Edward Everett Root Publishers Co. Ltd.
EER
Hitler
The Mentality of Evil
W.D. Rubinstein
About this book
Adolf Hitler's German Nazi party murdered at least 6 million Jews including women and children, and others considered by his despotic believers to be 'undesirables'.
He also killed millions of others and was responsible for the deaths of up to 50 million people in the Second World War. These were mainly in Russia, but it is generally estimated that about 5.3 million German soldiers died in World War Two, plus about 1 million German civilians, in air raids and so forth.
There have been countless biographies of Hitler, whose regime is almost universally seen as the most evil in modern history.
In this new biography, Professor William Rubinstein - an expert on Jewish history - stresses a number of features of Hitler's mental and ideological world-view, directly affecting his career in crucial ways. These have received little or no attention. They include his invariable habit of thinking in terms of long periods of history, and his aim of building a vast German empire in Europe intended to last for a thousand years, in which the life of an individual was of no importance. Hitler shared this perspective with Communist leaders led by Lenin and Stalin, who also thought in terms of imposed long-term dominance by one social class.
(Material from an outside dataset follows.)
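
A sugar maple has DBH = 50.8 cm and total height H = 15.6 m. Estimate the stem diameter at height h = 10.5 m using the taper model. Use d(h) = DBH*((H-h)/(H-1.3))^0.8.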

This important new work also examines other much debated questions including whether Hitler, the greatest anti-semite in modern history, had a Jewish grandfather. It presents a clear and cogent account of Hitler's career, and re-assesses previous historical accounts.
About the author
William D. Rubinstein is one of the leading economic and social historians of this generation. He was Professor of History at the University of Aberystwyth between 1995 and 2011, and is now an adjunct professor at Monash University in Melbourne, Australia. He was previously Professor of Social and Economic History at Deakin University in Victoria, Australia. He is a Fellow of the Australian Academy of the Humanities, of the Australian Academy of the Social Sciences, and of the Royal Historical Society.